Andoutcomethewolves · 06/07/2025 04:30

OP I'm sorry I haven't read the whole thread. But just wanted to say my perspective. I was in your daughter's shoes - I was always the good girl/teacher's pet and I was always sat between the two boys who were 'naughty'. I assume the teachers thought I'd be a calming influence on them.

In reality one of them kicked me repeatedly in the crotch, the other stole my workbook and scribbled all over it before pulling my pants down in the playground. I was separated from my actual friends on another table because I was always between these boys and honestly it really damaged my primary school experience.

Kids shouldn't have to do a teacher's job for them. And you should (as you have) prioritise your DD. There's a limit to recognising SEN when it is harming your own child.

BeccaFloss · 26/01/2026 17:29

Really late here but if that happened to my daughter, she would not be sitting next to that other child if he hurt her let alone showed her his bits, which is serious at any age.
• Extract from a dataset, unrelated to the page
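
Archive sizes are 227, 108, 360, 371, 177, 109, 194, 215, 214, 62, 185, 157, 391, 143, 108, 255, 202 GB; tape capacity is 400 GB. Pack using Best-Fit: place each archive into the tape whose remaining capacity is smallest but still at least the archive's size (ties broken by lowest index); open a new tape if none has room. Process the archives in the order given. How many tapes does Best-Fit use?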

I'd ask the teacher and if they didn't move him elsewhere after that, especially if your daughter is upset, then I'd be seriously concerned and raise it further. If his needs were that special where he doesn't know that it's wrong to strip in class at that age, then he should be in a different school.
Sorry, I know you've probably sorted it now but people saying 'you can't choose where your child sits' are either stupid or didn't read your thread because you absolutely can if that other child causes harm.
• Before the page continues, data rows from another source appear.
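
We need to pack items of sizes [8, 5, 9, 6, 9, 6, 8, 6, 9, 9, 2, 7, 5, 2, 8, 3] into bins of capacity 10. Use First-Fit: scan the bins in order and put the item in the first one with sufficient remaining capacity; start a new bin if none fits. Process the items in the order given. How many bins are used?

Put 8 in bin 1; 2 remain.
Put 5 in bin 2; 5 remain.
Put 9 in bin 3; 1 remain.
Put 6 in bin 4; 4 remain.
Put 9 in bin 5; 1 remain.
Put 6 in bin 6; 4 remain.
Put 8 in bin 7; 2 remain.
Put 6 in bin 8; 4 remain.
Put 9 in bin 9; 1 remain.
Put 9 in bin 10; 1 remain.
Put 2 in bin 1; 0 remain.
Put 7 in bin 11; 3 remain.
Put 5 in bin 2; 0 remain.
Put 2 in bin 4; 2 remain.
Put 8 in bin 12; 2 remain.
Put 3 in bin 6; 1 remain.

12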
ThesebeautifulthingsthatIvegot · 26/01/2026 18:20

BeccaFloss · 26/01/2026 17:29

Really late here but if that happened to my daughter, she would not be sitting next to that other child if he hurt her let alone showed her his bits, which is serious at any age. I'd ask the teacher and if they didn't move him elsewhere after that, especially if your daughter is upset, then I'd be seriously concerned and raise it further. If his needs were that special where he doesn't know that it's wrong to strip in class at that age, then he should be in a different school.
Sorry, I know you've probably sorted it now but people saying 'you can't choose where your child sits' are either stupid or didn't read your thread because you absolutely can if that other child causes harm.

"then he should be in a different school". I assume that you've not had experience of the SEN system.